Just as you can playback the written word by reading, playing your video or your recorded voice allows for a recap and follow up. Perhaps one of the most uncomfortable parts of recording is the playback of your voice or a video. At first, listening to your own voice in isolation or watching back a video is a little strange.
We all know that practice makes perfect and the more we practice and repeat ourselves, the better we become. If we are open-minded to the fact that our communication can always be improved, then recording yourself, playing this back and sharing this with others is a way to improve.
I was sat in Millennium Square in Leeds the other day watching the return of the cyclists from the Tour de Yorkshire. I noticed one of the cyclists had a camera on top of his helmet. At first, it looked a little bit odd and then I realised, this was used to decrease his insurance premium. In our homes, we all have smart speakers and they’re constantly recording and listening out to improve how they process natural language by better understanding our voices. Of course, Millennials are more than happy to sit in front of SnapChat for hours recording videos and communicating with their friends. More and more recording is happening in our world be it CCTV, telephone calls for training purposes or self-publishing.

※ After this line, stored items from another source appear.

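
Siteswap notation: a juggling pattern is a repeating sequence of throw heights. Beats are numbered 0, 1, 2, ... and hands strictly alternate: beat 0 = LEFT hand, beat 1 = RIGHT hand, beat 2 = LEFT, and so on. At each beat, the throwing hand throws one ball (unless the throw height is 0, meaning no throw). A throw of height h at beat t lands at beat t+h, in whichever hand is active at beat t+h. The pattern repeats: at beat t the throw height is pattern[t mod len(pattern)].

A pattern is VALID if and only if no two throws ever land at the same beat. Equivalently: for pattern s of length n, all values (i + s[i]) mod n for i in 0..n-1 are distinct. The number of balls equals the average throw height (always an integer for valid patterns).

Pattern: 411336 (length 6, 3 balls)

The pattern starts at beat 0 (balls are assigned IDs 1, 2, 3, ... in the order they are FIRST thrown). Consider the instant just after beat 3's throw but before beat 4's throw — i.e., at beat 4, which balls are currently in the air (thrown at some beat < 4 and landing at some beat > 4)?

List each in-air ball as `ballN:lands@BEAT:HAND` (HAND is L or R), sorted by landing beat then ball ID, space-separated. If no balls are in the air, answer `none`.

Beat 0 (L): throw ball1 h=4 -> lands@4:L; in-air after throw: [b1@4:L]
Beat 1 (R): throw ball2 h=1 -> lands@2:L; in-air after throw: [b2@2:L b1@4:L]
Beat 2 (L): throw ball2 h=1 -> lands@3:R; in-air after throw: [b2@3:R b1@4:L]
Beat 3 (R): throw ball2 h=3 -> lands@6:L; in-air after throw: [b1@4:L b2@6:L]
Beat 4 (L): throw ball1 h=3 -> lands@7:R; in-air after throw: [b2@6:L b1@7:R]

Answer: ball2:lands@6:L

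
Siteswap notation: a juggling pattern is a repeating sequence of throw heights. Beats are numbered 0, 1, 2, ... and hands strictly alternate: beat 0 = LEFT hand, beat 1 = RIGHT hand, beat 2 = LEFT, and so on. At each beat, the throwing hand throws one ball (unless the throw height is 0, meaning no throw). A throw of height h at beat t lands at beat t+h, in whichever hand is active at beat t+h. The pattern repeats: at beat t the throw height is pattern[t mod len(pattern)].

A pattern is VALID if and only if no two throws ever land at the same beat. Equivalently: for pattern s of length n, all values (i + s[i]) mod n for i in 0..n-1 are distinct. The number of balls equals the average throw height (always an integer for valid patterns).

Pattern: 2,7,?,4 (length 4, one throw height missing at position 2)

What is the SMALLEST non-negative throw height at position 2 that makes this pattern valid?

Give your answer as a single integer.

i=0: (0 + 2) mod 4 = 2
i=1: (1 + 7) mod 4 = 0
i=2: s[i]=? (unknown)
i=3: (3 + 4) mod 4 = 3
Known residues: [0, 2, 3]; need a permutation of 0..3, so missing residue r = 1
Need (2 + s) mod 4 = 1; smallest s = (1 - 2) mod 4 = 3

Answer: 3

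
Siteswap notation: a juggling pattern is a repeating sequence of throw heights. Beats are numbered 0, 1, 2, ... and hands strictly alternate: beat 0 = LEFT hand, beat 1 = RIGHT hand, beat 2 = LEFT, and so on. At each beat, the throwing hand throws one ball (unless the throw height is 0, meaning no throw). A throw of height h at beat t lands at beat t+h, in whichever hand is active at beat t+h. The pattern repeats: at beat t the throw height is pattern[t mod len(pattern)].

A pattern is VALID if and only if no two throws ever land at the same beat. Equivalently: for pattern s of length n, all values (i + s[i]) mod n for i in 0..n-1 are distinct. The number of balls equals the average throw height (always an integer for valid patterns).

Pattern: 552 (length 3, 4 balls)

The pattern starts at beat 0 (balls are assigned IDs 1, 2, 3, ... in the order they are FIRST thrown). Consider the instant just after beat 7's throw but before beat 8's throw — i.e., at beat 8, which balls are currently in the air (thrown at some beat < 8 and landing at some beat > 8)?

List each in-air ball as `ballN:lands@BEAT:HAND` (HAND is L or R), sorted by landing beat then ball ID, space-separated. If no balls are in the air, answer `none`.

Answer: ball3:lands@9:R ball2:lands@11:R ball1:lands@12:L

Derivation:
Beat 0 (L): throw ball1 h=5 -> lands@5:R; in-air after throw: [b1@5:R]
Beat 1 (R): throw ball2 h=5 -> lands@6:L; in-air after throw: [b1@5:R b2@6:L]
Beat 2 (L): throw ball3 h=2 -> lands@4:L; in-air after throw: [b3@4:L b1@5:R b2@6:L]
Beat 3 (R): throw ball4 h=5 -> lands@8:L; in-air after throw: [b3@4:L b1@5:R b2@6:L b4@8:L]
Beat 4 (L): throw ball3 h=5 -> lands@9:R; in-air after throw: [b1@5:R b2@6:L b4@8:L b3@9:R]
Beat 5 (R): throw ball1 h=2 -> lands@7:R; in-air after throw: [b2@6:L b1@7:R b4@8:L b3@9:R]
Beat 6 (L): throw ball2 h=5 -> lands@11:R; in-air after throw: [b1@7:R b4@8:L b3@9:R b2@11:R]
Beat 7 (R): throw ball1 h=5 -> lands@12:L; in-air after throw: [b4@8:L b3@9:R b2@11:R b1@12:L]
Beat 8 (L): throw ball4 h=2 -> lands@10:L; in-air after throw: [b3@9:R b4@10:L b2@11:R b1@12:L]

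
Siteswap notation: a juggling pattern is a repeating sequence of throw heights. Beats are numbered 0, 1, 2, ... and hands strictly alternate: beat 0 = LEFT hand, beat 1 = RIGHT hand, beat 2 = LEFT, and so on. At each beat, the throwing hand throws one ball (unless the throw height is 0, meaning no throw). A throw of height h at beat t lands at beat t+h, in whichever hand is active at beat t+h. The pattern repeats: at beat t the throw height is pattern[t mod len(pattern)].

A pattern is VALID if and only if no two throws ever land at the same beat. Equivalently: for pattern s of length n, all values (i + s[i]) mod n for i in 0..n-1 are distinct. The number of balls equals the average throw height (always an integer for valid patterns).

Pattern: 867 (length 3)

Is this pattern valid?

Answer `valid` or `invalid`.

i=0: (i + s[i]) mod n = (0 + 8) mod 3 = 2
i=1: (i + s[i]) mod n = (1 + 6) mod 3 = 1
i=2: (i + s[i]) mod n = (2 + 7) mod 3 = 0
Residues: [2, 1, 0], distinct: True

Answer: valid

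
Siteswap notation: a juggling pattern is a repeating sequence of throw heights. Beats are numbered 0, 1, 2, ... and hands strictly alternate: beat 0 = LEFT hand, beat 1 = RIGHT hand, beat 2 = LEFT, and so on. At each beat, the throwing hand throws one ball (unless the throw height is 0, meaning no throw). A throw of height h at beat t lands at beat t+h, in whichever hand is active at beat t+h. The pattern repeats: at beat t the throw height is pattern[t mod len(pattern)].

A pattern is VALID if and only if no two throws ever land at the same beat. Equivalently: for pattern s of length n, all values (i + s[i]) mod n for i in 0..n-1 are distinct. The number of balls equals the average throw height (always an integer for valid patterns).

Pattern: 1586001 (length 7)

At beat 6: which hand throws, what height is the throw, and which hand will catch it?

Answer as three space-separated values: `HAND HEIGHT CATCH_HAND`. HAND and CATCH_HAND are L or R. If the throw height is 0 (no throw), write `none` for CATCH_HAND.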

If you’re a leader or you’re in sales the reality is you have to present from time to time. By Hollywood definition, this means you are an actor. You might also be a director. Therefore, the art of delivering key messages in a clear, entertaining and engaging way is a key competence that will determine your success.
Just as in sales, a customer or prospect is judging whether they can trust you or not and whether you can understand their needs. In leadership, employees are hanging on your every word and one slip of the tongue might be miss interpreted in a potentially negative way, to the detriment of the business.
Rehearsals and practising are key. However, you won’t always have somebody next to you to watch and give feedback. This is where digital technology can help.
By recording your voice or video, it forces you to think more about what you say and to take a closer look at your body language. At first, this can be somewhat uncomfortable for some people but over time it allows you to better understand yourself.
Remember when communication isn’t working you’ve often got to change your approach. Understanding how good you are at acting out a script and delivering it will make you a better leader.
Just as John F. Kennedy, Martin Luther King and others have given famous speeches down the years, you too can raise the bar and delight your audience. All you need to do is get started recording yourself.
One final point is worth noting. When you build up an audio or video archive of yourself you can play this back in six months or 1 years time. You can see how you have developed as a person but also remember what you were saying back then. All of this is very interesting when it comes to your personal development.